No, not normally. It can weaken a rose so it may struggle to survive a severe winter though. Usually the symptoms of RMV only appear when the rose is already stressed for some other reason like high heat or lack of or too much water. The rose becomes weakened by those situations first and then the RMV symptoms show up. Otherwise, if your roses are healthy, you may never know you have it.
Hmm...thank you. I see it on brand new bushes, like on the new DD I got from Home Depot. But it looks extra bad on a few of my older bushes. Do you know if there is more than one strain of it? Sometimes I see it more white/cream colored, and on others where it is more severe, yellow-orange. So if a rose is super healthy, it can have it but not show it? And then as it ages and maybe becomes less healthy, it shows up? Does it spread in the garden from one rosebush to another?
On a new bush you have no idea what stresses it may have been through before it got to your garden so it may be visible then. Yes, if an older bush is growing weaker it could manifest itself. But I have to tell you that I have a 65 year old Pinocchio rose that only rarely shows any signs of it and only in extreme conditions. Yes, there are different symptoms that present themselves. It is rare for a very vigorous, healthy rose to show the signs but I guess it could happen. I have always read and been told that it does not spread from rose to rose in the garden or by contact with tools. There are a few who say otherwise but so far I've seen no definitive proof of that.
The best thing you can do about it is to stop worrying about it. Keep your roses healthy and they will live long, beautiful lives. If you buy grafted roses I can almost assure you that they are infected. Even some own root roses will be if the cuttings were taken from an infected mother plant. If it worries you that much the only other thing you can do is make sure that all the roses you buy are certified as "virus free". And those tend to be a lot more expensive. In your zone it really should not be a big problem. If you're seeing a lot of it please post some pictures of the leaves with the symptoms you are seeing so we can evaluate them.
Thank you, Seil, for responding. I have never worried about it until this new season, because for the first time I am seeing new leaves that are speckled dying and falling off, but I am starting to think it's not from the virus but from an underlying severe deficiency. such as a lack of nitrogen. I plan to give the bushes a good dose of fish emulsion and see if that helps.
The first two are from an older Double Delight, the next two from a Chrysler Imperial which actually had plaid-like red roses last season from the areas affect, and the last from the new DD still in a peat pot.
FWIW -- One of the first roses we acquired was 'Reine des Violettes'. I learned a lot from that rose.
It grew here for 20 years, and during that time, we, and others, would stand and look at it, and marvel at the fact that it had NEVER shown a sign of RMV. (This was long before testing for it . . . )
Finally, it's 20th winter passed, and it got so cold that plants in the area actually froze. It set low-temp records. and RdV actually fell into dormancy.

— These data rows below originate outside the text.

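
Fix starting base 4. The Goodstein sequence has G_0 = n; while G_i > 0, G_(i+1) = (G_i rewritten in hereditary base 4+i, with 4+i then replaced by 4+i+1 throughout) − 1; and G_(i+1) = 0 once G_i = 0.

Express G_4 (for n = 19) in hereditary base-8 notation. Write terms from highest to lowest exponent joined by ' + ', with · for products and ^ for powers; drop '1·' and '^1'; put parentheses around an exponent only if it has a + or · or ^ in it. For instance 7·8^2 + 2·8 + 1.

7·8 + 7

19 —HB4→ 4^2 + 3 —bump→ 5^2 + 3 = 28 —(−1)→ 27
27 —HB5→ 5^2 + 2 —bump→ 6^2 + 2 = 38 —(−1)→ 37
37 —HB6→ 6^2 + 1 —bump→ 7^2 + 1 = 50 —(−1)→ 49
49 —HB7→ 7^2 —bump→ 8^2 = 64 —(−1)→ 63
63 —HB8→ 7·8 + 7 —bump→ 7·9 + 7 = 70 —(−1)→ 69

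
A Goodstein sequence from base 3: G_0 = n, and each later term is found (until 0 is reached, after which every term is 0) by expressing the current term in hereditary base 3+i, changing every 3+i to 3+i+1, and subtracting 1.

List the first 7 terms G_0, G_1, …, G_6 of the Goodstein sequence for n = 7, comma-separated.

7, 8, 9, 9, 9, 9, 9

G_0 = 7. HB_3(7) = 2·3 + 1. Bump = 9. G_1 = 8.
G_1 = 8. HB_4(8) = 2·4. Bump = 10. G_2 = 9.
G_2 = 9. HB_5(9) = 5 + 4. Bump = 10. G_3 = 9.
G_3 = 9. HB_6(9) = 6 + 3. Bump = 10. G_4 = 9.
G_4 = 9. HB_7(9) = 7 + 2. Bump = 10. G_5 = 9.
G_5 = 9. HB_8(9) = 8 + 1. Bump = 10. G_6 = 9.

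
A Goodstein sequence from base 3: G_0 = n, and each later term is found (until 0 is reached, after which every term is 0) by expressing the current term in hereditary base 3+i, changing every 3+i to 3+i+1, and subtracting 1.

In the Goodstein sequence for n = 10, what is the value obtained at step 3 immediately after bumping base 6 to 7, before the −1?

31

G_0=10  [base 3] 3^2 + 1  →[3↦4]→  4^2 + 1 = 17  −1 ⇒ G_1=16
G_1=16  [base 4] 4^2  →[4↦5]→  5^2 = 25  −1 ⇒ G_2=24
G_2=24  [base 5] 4·5 + 4  →[5↦6]→  4·6 + 4 = 28  −1 ⇒ G_3=27
G_3=27  [base 6] 4·6 + 3  →[6↦7]→  4·7 + 3 = 31  −1 ⇒ G_4=30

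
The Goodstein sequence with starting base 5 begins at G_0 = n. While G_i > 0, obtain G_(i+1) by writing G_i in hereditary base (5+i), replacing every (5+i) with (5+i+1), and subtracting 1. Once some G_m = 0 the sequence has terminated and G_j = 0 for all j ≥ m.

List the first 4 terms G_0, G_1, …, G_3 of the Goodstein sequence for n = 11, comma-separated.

step 0: 11 = 2·5 + 1; sub 6 for 5: 2·6 + 1; = 13; G_1 = 13−1 = 12
step 1: 12 = 2·6; sub 7 for 6: 2·7; = 14; G_2 = 14−1 = 13
step 2: 13 = 7 + 6; sub 8 for 7: 8 + 6; = 14; G_3 = 14−1 = 13

11, 12, 13, 13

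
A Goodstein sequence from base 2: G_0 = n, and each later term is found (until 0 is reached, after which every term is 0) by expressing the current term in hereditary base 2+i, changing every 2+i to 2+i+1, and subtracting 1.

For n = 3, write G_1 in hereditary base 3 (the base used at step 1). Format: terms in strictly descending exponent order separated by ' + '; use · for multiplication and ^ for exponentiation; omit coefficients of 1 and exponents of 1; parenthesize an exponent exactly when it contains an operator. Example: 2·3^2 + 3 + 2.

[0] 3 ≡ 2 + 1 (base 2). Lift 3: 4. −1: 3.
[1] 3 ≡ 3 (base 3). Lift 4: 4. −1: 3.

3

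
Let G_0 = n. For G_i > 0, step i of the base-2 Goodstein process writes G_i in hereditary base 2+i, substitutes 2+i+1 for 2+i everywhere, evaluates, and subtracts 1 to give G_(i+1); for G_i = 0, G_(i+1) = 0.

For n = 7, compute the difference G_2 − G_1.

base 2: 7 = 2^2 + 2 + 1; at 3: 3^3 + 3 + 1 = 31; next = 30
base 3: 30 = 3^3 + 3; at 4: 4^4 + 4 = 260; next = 259

229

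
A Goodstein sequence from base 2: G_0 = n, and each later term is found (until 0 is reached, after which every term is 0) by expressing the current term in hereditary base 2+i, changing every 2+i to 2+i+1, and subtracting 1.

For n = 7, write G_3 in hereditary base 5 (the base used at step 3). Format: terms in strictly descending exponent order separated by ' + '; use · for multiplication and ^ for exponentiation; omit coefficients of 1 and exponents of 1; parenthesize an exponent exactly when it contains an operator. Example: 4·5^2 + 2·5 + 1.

i=0: 7 = 2^2 + 2 + 1 (b=2); 2→3: 3^3 + 3 + 1 = 31; 31−1 = 30
i=1: 30 = 3^3 + 3 (b=3); 3→4: 4^4 + 4 = 260; 260−1 = 259
i=2: 259 = 4^4 + 3 (b=4); 4→5: 5^5 + 3 = 3128; 3128−1 = 3127
i=3: 3127 = 5^5 + 2 (b=5); 5→6: 6^6 + 2 = 46658; 46658−1 = 46657

5^5 + 2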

When it leafed out again in the spring, it looked like a paisley scarf. There wasn't a single leaf that was not marked.
By that time, I'd learned that most roses with a significant Multiflora background don't fare at all well here, in our alkaline conditions --
And, yes. I know I can adjust that with the addition of various supplements ... but the alkalinity of our water dictates that the supplements must be applied over and over to remain effectives, and I just don't care to do that -- over and over.
Thank you, Seil, for responding. I have never worried about it until this new season, because for the first time I am seeing new leaves that are speckled dying and falling off, but I am starting to think it's not from the virus but from an underlying severe deficiency. such as a lack of nitrogen. I plan to give the bushes a good dose of fish emulsion and see if that helps.
Name: Mike Stewart Lower Hudson Valley, New York (Zone 7a)
I agree with Seil; that doesn't definitively look like RMV to me. I also doubt you have a nitrogen deficiency, or it would affect the entire plant and all its leaves, not just a few. Honestly, it looks like plain ol' fungi to me.
Well, that last image is RMV, of that I'm sure. If it were me, I'd just more or less assume the others were, but ... it seems odd to see it show up so prominently in such hot conditions.
I think I'd take all those icky leaves off and watch to see what showed up next.